Synaphodus is diagnosed as being a large-sized dichobunine similar to Metriotherium. Only the lower dentition of Synaphodus is known due to the upper dentition never having been found. Unlike with the selenodont (crescent-shaped ridges) Metriotherium, the dentition of Synaphodus is more bunodont (round and low cusps). Its canine is large-sized. The premolars have a paraconid cusp on them individually, and there is a noticeable lack of diastema between P_{2} and P_{3}. P_{4} in Synaphodus is longer than that of Metriotherium and has a well-developed metaconid at the lingual side's centre area.

== Palaeoecology ==
Although the Eocene-Oligocene transition marked long-term drastic cooling global climates, western Eurasia was still dominated by humid climates, albeit with dry winter seasons in the Oligocene. Europe during the Oligocene had environments largely adapted to winter-dry seasons and humid seasons that were composed of three separate vegetational belts by latitude, with temperate needleleaf-broadleaved or purely broadleaved deciduous forests aligning with the northernmost belt between 40°N and 50°N, the middle belt of warmth-adapted mixed mesophytic and evergreen broadleaved forests aligning between 40°N and 30°N, and the last belt containing tropical vegetation aligning below 30°N.

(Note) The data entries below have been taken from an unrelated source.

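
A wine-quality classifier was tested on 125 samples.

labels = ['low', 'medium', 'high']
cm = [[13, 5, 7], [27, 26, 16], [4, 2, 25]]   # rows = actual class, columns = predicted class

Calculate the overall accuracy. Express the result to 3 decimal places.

0.512

Accuracy = trace / total = (13+26+25=64) / 125 = 64/125 = 0.512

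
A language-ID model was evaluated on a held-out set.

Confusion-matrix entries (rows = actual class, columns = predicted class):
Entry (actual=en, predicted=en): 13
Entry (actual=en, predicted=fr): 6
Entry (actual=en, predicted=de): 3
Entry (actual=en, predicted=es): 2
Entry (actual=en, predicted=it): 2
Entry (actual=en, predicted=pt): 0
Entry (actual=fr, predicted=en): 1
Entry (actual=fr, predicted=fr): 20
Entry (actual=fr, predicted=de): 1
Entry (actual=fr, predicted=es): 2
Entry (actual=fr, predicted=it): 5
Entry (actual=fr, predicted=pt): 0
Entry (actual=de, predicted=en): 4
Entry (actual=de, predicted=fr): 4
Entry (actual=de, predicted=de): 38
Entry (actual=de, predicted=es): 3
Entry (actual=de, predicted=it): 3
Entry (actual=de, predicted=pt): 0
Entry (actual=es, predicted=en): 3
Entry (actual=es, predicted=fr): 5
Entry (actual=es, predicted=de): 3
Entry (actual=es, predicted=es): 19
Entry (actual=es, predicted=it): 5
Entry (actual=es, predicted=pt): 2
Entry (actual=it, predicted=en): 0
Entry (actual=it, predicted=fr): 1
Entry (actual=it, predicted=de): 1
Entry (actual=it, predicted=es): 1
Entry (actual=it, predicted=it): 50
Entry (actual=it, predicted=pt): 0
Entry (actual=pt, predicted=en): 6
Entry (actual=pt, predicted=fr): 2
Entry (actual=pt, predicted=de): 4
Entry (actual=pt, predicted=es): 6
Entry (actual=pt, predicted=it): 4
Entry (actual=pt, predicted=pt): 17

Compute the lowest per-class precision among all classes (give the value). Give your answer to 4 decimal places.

0.4815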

The exact stratigraphic range of Ephelcomenus, while suggested to be exclusive to the Oligocene, remains uncertain. The Eocene environmental trends and faunal assemblages of western Europe differed dramatically from those of the continent in the Oligocene due to warmer and subtropical climates plus strong levels of endemism given the isolation of western Europe as an archipelago from other landmasses by the early Eocene. The Dichobuninae, which Synaphadus belongs to, was one of the European artiodactyl groups endemic to Europe.

Given that it was most likely exclusive to the Oligocene, it would have coexisted with post-Grande Coupure survivors as well as non-endemic immigrant faunas originating from eastern Eurasia. Examples of immigrant faunas include later anthracotheres, ruminants (Gelocidae, Lophiomerycidae, and Bachitheriidae), rhinocerotoids (Rhinocerotidae, Amynodontidae, and Eggysodontidae), carnivorans (Nimravidae, Ursidae and later Amphicyonidae), eastern Eurasian rodents (Eomyidae, Cricetidae, and Castoridae), and eulipotyphlans (Erinaceidae).